I know that there is an infinite partially ordered set that violates Dilworth's Theorem and one that violates Mirsky's Theorem. Unfortunately, I do not have access to the references for these counterexamples. I have a few questions.
Can somebody please provide an explicit counterexample for each theorem?
I would like to know if there is an infinite partially ordered set that violates both theorems. I am curious whether these theorems are true duals in the sense that a partially ordered set satisfies one of them if and only if it satisfies both.
Let me call a partially ordered set $P$ Dilworth if the width of $P$ (i.e., the supremum of the cardinalities of antichains in $P$) is the same as the smallest cardinal number $c$ such that there exists a family $\mathcal{C}$ of chains in $P$ such that $P=\bigcup\mathcal{C}$ and $|\mathcal{C}|=c$. A partially ordered set $P$ is Mirsky if the height of $P$ (i.e., the supremum of the cardinalities of chains in $P$) is the same as the smallest cardinal number $a$ such that there exists a family $\mathcal{A}$ of antichains in $P$ such that $P=\bigcup\mathcal{A}$ and $|\mathcal{A}|=a$.
For example, finite and countably infinite partially ordered sets are both Dilworth and Mirsky. More generally, a partially ordered set of finite width is Dilworth, whereas a partially ordered set of finite height is Mirsky. That is, the questions above can be rephrased as follows.
Please give me an example of a non-Dilworth partially ordered set and an example of a non-Mirsky partially ordered set.
Is there a partially ordered set which is simultaneously non-Dilworth and non-Mirsky? Does it hold that a partially ordered set is Dilworth if and only if it is Mirsky?
1a. Let $\kappa$ be an uncountable cardinal. Partially order the Cartesian product $P_\kappa=\kappa\times\kappa$ so that $$\langle\alpha,\beta\rangle\le\langle\alpha',\beta'\rangle\iff\alpha\le\alpha'\ \text{ and }\ \beta\le\beta'.$$ Then every antichain in $P_\kappa$ is finite, but $P_\kappa$ is not the union of $\lt\kappa$ chains. As $P_\kappa$ has cardinality $\kappa$ and height $\kappa,$ it is Mirsky but not Dilworth.
1b. Let $\kappa$ be an uncountable cardinal. Partially order the Cartesian product $Q_\kappa=\kappa\times\kappa$ so that $$\langle\alpha,\beta\rangle\lt\langle\alpha',\beta'\rangle\iff\alpha\lt\alpha'\ \text{ and } \beta\gt\beta'.$$ then every chain in $Q_\kappa$ is finite, but $Q_\kappa$ is not the union of $\lt\kappa$ antichains. As $Q_\kappa$ has cardinality $\kappa$ and width $\kappa,$ it is Dilworth but not Mirsky.

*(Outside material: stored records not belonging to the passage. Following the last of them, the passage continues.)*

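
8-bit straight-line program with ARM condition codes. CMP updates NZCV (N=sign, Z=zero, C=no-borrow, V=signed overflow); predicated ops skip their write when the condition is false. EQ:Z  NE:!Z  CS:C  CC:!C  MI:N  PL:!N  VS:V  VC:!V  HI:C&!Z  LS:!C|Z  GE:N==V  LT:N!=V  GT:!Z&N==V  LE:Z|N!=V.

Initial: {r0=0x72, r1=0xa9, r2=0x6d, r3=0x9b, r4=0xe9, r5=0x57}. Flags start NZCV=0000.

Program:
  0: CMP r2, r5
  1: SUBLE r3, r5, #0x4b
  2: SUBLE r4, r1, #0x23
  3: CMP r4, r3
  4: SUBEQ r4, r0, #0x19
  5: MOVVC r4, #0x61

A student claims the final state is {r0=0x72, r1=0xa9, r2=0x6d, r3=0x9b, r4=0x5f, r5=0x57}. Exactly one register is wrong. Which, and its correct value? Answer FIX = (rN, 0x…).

FIX = (r4, 0x61)

[0] flags=0010 → (cmp)
[1] flags=0010 LE?F → skip
[2] flags=0010 LE?F → skip
[3] flags=0010 → (cmp)
[4] flags=0010 EQ?F → skip
[5] flags=0010 VC?T → r4=0x61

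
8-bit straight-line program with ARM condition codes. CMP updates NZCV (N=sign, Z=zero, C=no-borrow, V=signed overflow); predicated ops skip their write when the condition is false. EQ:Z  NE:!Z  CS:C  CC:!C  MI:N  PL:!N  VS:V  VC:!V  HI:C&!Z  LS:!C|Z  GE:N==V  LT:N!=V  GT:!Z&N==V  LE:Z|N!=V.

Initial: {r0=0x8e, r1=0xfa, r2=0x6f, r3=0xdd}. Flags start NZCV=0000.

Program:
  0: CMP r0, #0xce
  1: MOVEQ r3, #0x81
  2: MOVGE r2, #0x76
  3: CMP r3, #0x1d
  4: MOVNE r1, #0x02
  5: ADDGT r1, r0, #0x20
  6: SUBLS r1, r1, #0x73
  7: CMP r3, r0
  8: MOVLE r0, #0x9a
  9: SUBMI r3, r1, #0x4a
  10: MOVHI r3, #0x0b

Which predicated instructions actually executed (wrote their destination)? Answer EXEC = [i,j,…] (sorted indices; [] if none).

0: ✓ CMP  NZCV=1000
1: · MOVEQ
2: · MOVGE
3: ✓ CMP  NZCV=1010
4: ✓ MOVNE  r1←0x02
5: · ADDGT
6: · SUBLS
7: ✓ CMP  NZCV=0010
8: · MOVLE
9: · SUBMI
10: ✓ MOVHI  r3←0x0b

EXEC = [4,10]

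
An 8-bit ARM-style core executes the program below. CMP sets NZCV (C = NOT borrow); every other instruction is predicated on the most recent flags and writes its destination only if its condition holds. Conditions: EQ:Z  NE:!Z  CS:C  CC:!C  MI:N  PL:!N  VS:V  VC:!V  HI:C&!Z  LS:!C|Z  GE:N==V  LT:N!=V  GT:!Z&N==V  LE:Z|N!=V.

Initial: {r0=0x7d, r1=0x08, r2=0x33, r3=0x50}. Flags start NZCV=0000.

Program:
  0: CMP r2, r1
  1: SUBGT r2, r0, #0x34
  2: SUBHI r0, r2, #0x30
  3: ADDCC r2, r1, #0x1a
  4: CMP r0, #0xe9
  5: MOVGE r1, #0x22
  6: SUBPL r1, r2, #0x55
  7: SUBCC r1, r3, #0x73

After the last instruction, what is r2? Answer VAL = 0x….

0: ✓ CMP  NZCV=0010
1: ✓ SUBGT  r2←0x49
2: ✓ SUBHI  r0←0x19
3: · ADDCC
4: ✓ CMP  NZCV=0000
5: ✓ MOVGE  r1←0x22
6: ✓ SUBPL  r1←0xf4
7: ✓ SUBCC  r1←0xdd

VAL = 0x49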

2a. If all chains and antichains in a partially ordered set $P$ are finite, then $P$ is finite by Ramsey's theorem. However, there is a poset $P$ of cardinality $2^{\aleph_0}$ in which all chains and antichains are countable; of course such a $P$ is not the union of countably many chains or antichains, so it is neither Dilworth not Mirsky. The example is due to Sierpiński: take the intersection of two linear orderings of $\mathbb R,$ the usual ordering and a well-ordering.
2b. I've already given natural examples of posets which are Mirsky but not Dilworth or Dilworth but not Mirsky. Still, it may be worth pointing out that, given a poset $P$ which is neither Dilworth nor Mirsky, we can trivially make it Mirsky-but-not-Dilworth by adjoining a large chain, or make it Dilworth-but-not-Mirsky by adjoining a large antichain.
Of course, any poset of finite height or width is both Dilworth and Mirsky.